Consider the following before you delete an image:

  1. All working instances using a deleted image fail upon restart or scaling actions such as changing the number of Spark executor pods.

  2. Users and administrators must manually recreate all affected instances using a different, available image.

Warning

Before deleting a verified image, verify that no active workloads depend on it.

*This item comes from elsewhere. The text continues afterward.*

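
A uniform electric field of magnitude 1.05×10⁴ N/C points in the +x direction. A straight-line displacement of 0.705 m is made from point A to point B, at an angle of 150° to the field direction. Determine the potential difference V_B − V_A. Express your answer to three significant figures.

Only the component of displacement along E changes the potential: ΔV = −E·d·cosθ.
ΔV = −(1.05×10⁴ V/m)(0.705 m)cos150° = 6410 V.

6410 V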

Using custom images in Spark jobs#

After your custom image has been imported and verified, you can use it when configuring Spark jobs in DDPE:

  1. Navigate to the Spark Jobs page in the DDPE UI.

  2. Select Create job or edit an existing job configuration.

  3. In the Image dropdown, select your verified custom image.

  4. Configure the remaining job parameters as needed.

  5. Select Submit to launch the job with your custom image.

Note

Only images with a status of Accepted in the DDPE image registry are available for use in Spark jobs. If your image does not appear in the dropdown, confirm that the import and verification process has completed successfully.

Access to unsigned and non-base images requires either the manage role or explicit permissions granted through BIAC.